Sebuah Situs Berita Seketika

Sesungguhnya timeline itu tidak diperkenalkan oleh Twitter tapi, saya yakin, oleh Budiono Darsono. Atau Yayan Sopyan. Atau mereka berdua bersama. Saya lupa persisnya.

Waktu itu, 1997, melihat berita-berita hebat yang berdesakan muncul (kerusuhan, demo, bakar-membakar, drama politik di DPR dan di jalanan) serta sulitnya mendapat kabar paling akhir di media-media yang ada, Budiono (atau Yayan Sopyan) pun punya ide: membuat sebuah situs berita yang terus menerus di-update; beritanya pendek-pendek, sering dan seketika -- diberitakan saat itu juga tanpa menunggu lengkap.

Di situs berita itu wartawan harus melaporkan langsung saat kejadian, melalui telepon. Sedikit-sedikit, tak perlu menunggu habis. Semua berita yang masuk dianggap sama, tak ada yang utama atau kurang utama. Yang membedakan hanya waktu. Yang terbaru yang di atas, menggeser yang sebelumnya. Begitu seterusnya.

Dengan kata lain, sebuah timeline. Atau seperti kata seorang teman setelah melihat newsfeed Facebook: "Oh sekarang saya mengerti: detikcom itu semacam Status Update!"

Ya begitulah. Detikcom adalah update status aneka peristiwa yang terjadi di sekeliling kita. Detikcom adalah linimasa yang punya banyak admin, yaitu Budiono Darsono dan seluruh awak redaksinya.

Konsep seperti itu, waktu itu, tentu saja adalah konsep yang unik. Ketika untuk pertama kalinya (1999) saya berjumpa dengan seorang pengurus modal ventura, itulah hal pertama yang dikatakannya: di seluruh dunia, kata dia, tak ada media seperti detikcom. Satu-satunya. Bahkan CNN pun tak melakukannya. Apalagi media-media lain yang kebanyakannya cuma memunggah berita sehari sekali.

Mewujudkan konsep itu menjadi sebuah usaha tentu saja tak gampang. Pertama, darimana mendapat berita? Media online lain menggunakan konten dari media cetaknya atau membeli dari kantor berita. Detikcom terpaksa punya wartawan sendiri.

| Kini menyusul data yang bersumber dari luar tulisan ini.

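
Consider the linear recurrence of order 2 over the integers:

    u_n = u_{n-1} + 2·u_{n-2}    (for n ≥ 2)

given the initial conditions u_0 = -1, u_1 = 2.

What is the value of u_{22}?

u_2 = 1·2 + 2·-1 = 0
u_3 = 1·0 + 2·2 = 4
u_4 = 1·4 + 2·0 = 4
u_5 = 1·4 + 2·4 = 12
u_6 = 1·12 + 2·4 = 20
u_7 = 1·20 + 2·12 = 44
u_8 = 1·44 + 2·20 = 84
u_9 = 1·84 + 2·44 = 172
u_10 = 1·172 + 2·84 = 340
u_11 = 1·340 + 2·172 = 684
u_12 = 1·684 + 2·340 = 1364
u_13 = 1·1364 + 2·684 = 2732
u_14 = 1·2732 + 2·1364 = 5460
u_15 = 1·5460 + 2·2732 = 10924
u_16 = 1·10924 + 2·5460 = 21844
u_17 = 1·21844 + 2·10924 = 43692
u_18 = 1·43692 + 2·21844 = 87380
u_19 = 1·87380 + 2·43692 = 174764
u_20 = 1·174764 + 2·87380 = 349524
u_21 = 1·349524 + 2·174764 = 699052
u_22 = 1·699052 + 2·349524 = 1398100

1398100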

Maka pertanyaan berikut dari sang modal ventura: "Bagaimana itu mungkin? Apa tidak kemahalan?"

Saya jawab, kuncinya adalah jumlah berita per wartawan. Dalam model ini, wartawan harus ekstra produktif, mengirim belasan laporan per hari dan semua laporan harus layak baca, tak bisa seperti di media cetak yang bisa memuat tulisan tak layak cuma buat memenuhi halaman. Banyak berita, banyak halaman dibaca, maka satuan biaya untuk menghasilkannya pun jadi rendah, lebih rendah dari satuan harga iklannya.

Dilakukan di negara lain konsep ini mungkin tak bisa jalan. Tapi di Indonesia, karena di negara kita yang luar biasa luas dan kompleks ini suplai berita tak putus-putus, bisa. Apalagi kalau bentuk laporannya pendek-pendek.

Dan terbukti, meski tak mudah. Hanya butuh waktu 1 tahun buat detikcom untuk menjadi situs terpopuler di Indonesia; tapi untuk meraih laba pertamanya diperlukan waktu 5 tahun. Sesudah itu detikcom terus tumbuh dengan subur. Sampai sekarang.

Tapi kini zaman sudah berubah. Timeline sudah jadi hal biasa. Media-media Internet Indonesia banyak mengadopsi konsep tersebut. Twitter dipenuhi linimasa akun yang diikuti ratusan ribu hingga jutaan orang (*follower* detikcom hampir 2 juta). Dulu orang haus informasi dan bebondong-bondong mengunjungi detikcom. Kini orang dibanjiri informasi dan tak cukup punya waktu untuk mengikuti semuanya.

Pertanyaannya tentu saja: sampai kapan model linimasa detikcom ini bisa bertahan?